On 9/21/07, Cristian <super.sgt.pepper at gmail.com> wrote:
> On Sep 21, 3:44 pm, Ron Adam <r... at ronadam.com> wrote:
> > I think key may be to discuss names and name binding with your friend. How
> > a name is not the object it self, like a variable is in other languages.
> > For example show him how an object can have more than one name. And discus
> > how names can be bound to nearly anything, including classes and functions.
> I could discuss name binding but it would be great if Python said this
> itself. After all, you can even bind a module with the foo = bar
> syntax by using __import__ function. If function definitions followed
> the same pattern, I think a beginner would subconsciously (maybe even
> consciously) realize that function names are just like everything
> else. Actually, this would be helpful for many people. If you come
> from a language like Java you're used to thinking of attributes and
> methods as living in different namespaces. I think a new syntax will
> encourage seasoned programmers think in a more Pythonic way.
> Python has done a very good job in easing people into programming. My
> friend doesn't come to me very often because the syntax is clear and
> simple and the builtin datatypes allow you to do so much. My goal is
> that I would never have to explain to him about name binding; that
> he'd pick it up by learning the language on his own. He's learned
> lists, dictionaries and even some OOP without me. I don't think name
> binding would be a stretch.
> > You could also discus factory functions with him. Once he gets that a
> > function can return another function, then it won't be so much of a leap
> > for a function to take a function as an argument.

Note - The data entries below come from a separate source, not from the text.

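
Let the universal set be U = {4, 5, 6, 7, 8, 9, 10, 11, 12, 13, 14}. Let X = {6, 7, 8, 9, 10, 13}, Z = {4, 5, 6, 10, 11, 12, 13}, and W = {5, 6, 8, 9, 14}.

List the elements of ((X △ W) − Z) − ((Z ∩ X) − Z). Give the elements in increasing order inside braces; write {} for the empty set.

X △ W = {5, 7, 10, 13, 14}
(X △ W) − Z = {7, 14}
Z ∩ X = {6, 10, 13}
(Z ∩ X) − Z = {}
((X △ W) − Z) − ((Z ∩ X) − Z) = {7, 14}

{7, 14}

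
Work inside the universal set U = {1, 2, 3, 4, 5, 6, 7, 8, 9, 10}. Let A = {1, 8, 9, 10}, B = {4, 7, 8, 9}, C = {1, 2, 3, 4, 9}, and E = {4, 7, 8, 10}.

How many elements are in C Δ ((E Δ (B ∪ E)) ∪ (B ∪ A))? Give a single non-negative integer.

B ∪ E = {4, 7, 8, 9, 10}
E Δ (B ∪ E) = {9}
B ∪ A = {1, 4, 7, 8, 9, 10}
(E Δ (B ∪ E)) ∪ (B ∪ A) = {1, 4, 7, 8, 9, 10}
C Δ ((E Δ (B ∪ E)) ∪ (B ∪ A)) = {2, 3, 7, 8, 10}
|C Δ ((E Δ (B ∪ E)) ∪ (B ∪ A))| = 5

5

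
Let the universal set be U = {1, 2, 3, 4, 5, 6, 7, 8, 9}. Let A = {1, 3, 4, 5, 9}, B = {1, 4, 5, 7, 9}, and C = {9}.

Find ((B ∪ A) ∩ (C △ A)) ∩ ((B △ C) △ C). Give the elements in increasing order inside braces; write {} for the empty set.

B ∪ A = {1, 3, 4, 5, 7, 9}
C △ A = {1, 3, 4, 5}
(B ∪ A) ∩ (C △ A) = {1, 3, 4, 5}
B △ C = {1, 4, 5, 7}
(B △ C) △ C = {1, 4, 5, 7, 9}
((B ∪ A) ∩ (C △ A)) ∩ ((B △ C) △ C) = {1, 4, 5}

{1, 4, 5}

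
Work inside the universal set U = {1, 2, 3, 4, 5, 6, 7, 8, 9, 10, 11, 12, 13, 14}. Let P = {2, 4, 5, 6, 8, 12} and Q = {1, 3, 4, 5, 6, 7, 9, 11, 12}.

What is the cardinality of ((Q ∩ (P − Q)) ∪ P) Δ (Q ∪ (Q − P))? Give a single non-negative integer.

7

P − Q = {2, 8}
Q ∩ (P − Q) = {}
(Q ∩ (P − Q)) ∪ P = {2, 4, 5, 6, 8, 12}
Q − P = {1, 3, 7, 9, 11}
Q ∪ (Q − P) = {1, 3, 4, 5, 6, 7, 9, 11, 12}
((Q ∩ (P − Q)) ∪ P) Δ (Q ∪ (Q − P)) = {1, 2, 3, 7, 8, 9, 11}
|((Q ∩ (P − Q)) ∪ P) Δ (Q ∪ (Q − P))| = 7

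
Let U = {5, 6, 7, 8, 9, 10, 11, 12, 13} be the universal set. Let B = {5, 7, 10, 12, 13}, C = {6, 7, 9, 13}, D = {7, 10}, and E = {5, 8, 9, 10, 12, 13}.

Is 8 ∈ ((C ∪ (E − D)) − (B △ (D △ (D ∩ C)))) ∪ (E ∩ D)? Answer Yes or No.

8 ∈ E and 8 ∉ D, so 8 ∈ E − D
8 ∉ C and 8 ∈ (E − D), so 8 ∈ C ∪ (E − D)
8 ∉ D and 8 ∉ C, so 8 ∉ D ∩ C
8 ∉ D and 8 ∉ (D ∩ C), so 8 ∉ D △ (D ∩ C)
8 ∉ B and 8 ∉ (D △ (D ∩ C)), so 8 ∉ B △ (D △ (D ∩ C))
8 ∈ (C ∪ (E − D)) and 8 ∉ (B △ (D △ (D ∩ C))), so 8 ∈ (C ∪ (E − D)) − (B △ (D △ (D ∩ C)))
8 ∈ E and 8 ∉ D, so 8 ∉ E ∩ D
8 ∈ ((C ∪ (E − D)) − (B △ (D △ (D ∩ C)))) and 8 ∉ (E ∩ D), so 8 ∈ ((C ∪ (E − D)) − (B △ (D △ (D ∩ C)))) ∪ (E ∩ D)

Yes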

> I think this isn't the most intuitive way of approaching first order
> functions. It's true that if a function can return another function
> then a function must be first order (i.e., it's just like any other
> variable), but that seems almost backwards to me. I think it would
> make more sense to have beginners _know_ that functions are like all
> other variables and can therefore be passed by other functions or
> returned by other functions. That I think would be better accomplished
> if they define functions the same way you would define other variables
> that you know can be passed and returned.